Detestava o desleixo

Bruno Vieira Amaral

“Jelisic começava por recolher o dinheiro, os relógios e as jóias dos detidos. Não raro, batia-lhes. Fazia isto diante da namorada, Monika, que às vezes visitava o campo porque era o irmão quem o chefiava. Em seguida, os prisioneiros eram obrigados a sair do hangar, um a um. Jelisic ordenava a um homem que se ajoelhasse e encostasse a cabeça a uma grelha metálica de escoamento. Depois matava-o com dois tiros na nuca, usando uma pistola com silenciador.
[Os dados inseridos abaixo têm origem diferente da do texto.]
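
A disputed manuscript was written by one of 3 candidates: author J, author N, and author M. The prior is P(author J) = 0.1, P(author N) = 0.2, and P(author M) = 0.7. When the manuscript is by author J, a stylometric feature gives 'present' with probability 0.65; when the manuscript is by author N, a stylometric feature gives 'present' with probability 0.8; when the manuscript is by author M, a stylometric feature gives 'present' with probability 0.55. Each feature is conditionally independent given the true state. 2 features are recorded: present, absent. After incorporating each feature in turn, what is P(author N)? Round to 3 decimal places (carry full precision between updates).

0.140

Each posterior becomes the prior for the next update.
After 'present': normaliser = 0.65·0.1000 + 0.8·0.2000 + 0.55·0.7000; P(author J) ≈ 0.1066, P(author N) ≈ 0.2623, P(author M) ≈ 0.6311
After 'absent': normaliser = 0.35·0.1066 + 0.2·0.2623 + 0.45·0.6311; P(author J) ≈ 0.0998, P(author N) ≈ 0.1404, P(author M) ≈ 0.7599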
Durante um ou dois minutos antes da execução, o homem escolhido implorava que lhe poupasse a vida. “Não me faça isso. Porquê eu? Não fiz nada.” Mas não adiantava. Antes de o matar, Jelisic insultava a mãe do prisioneiro. Na verdade, quanto mais medo este demonstrava, maior o prazer do algoz. A seguir, dois prisioneiros transportavam o corpo para um camião-frigorífico utilizado para levar os cadáveres para uma vala comum e Jelisic mandava lavar a grelha. Detestava o desleixo.”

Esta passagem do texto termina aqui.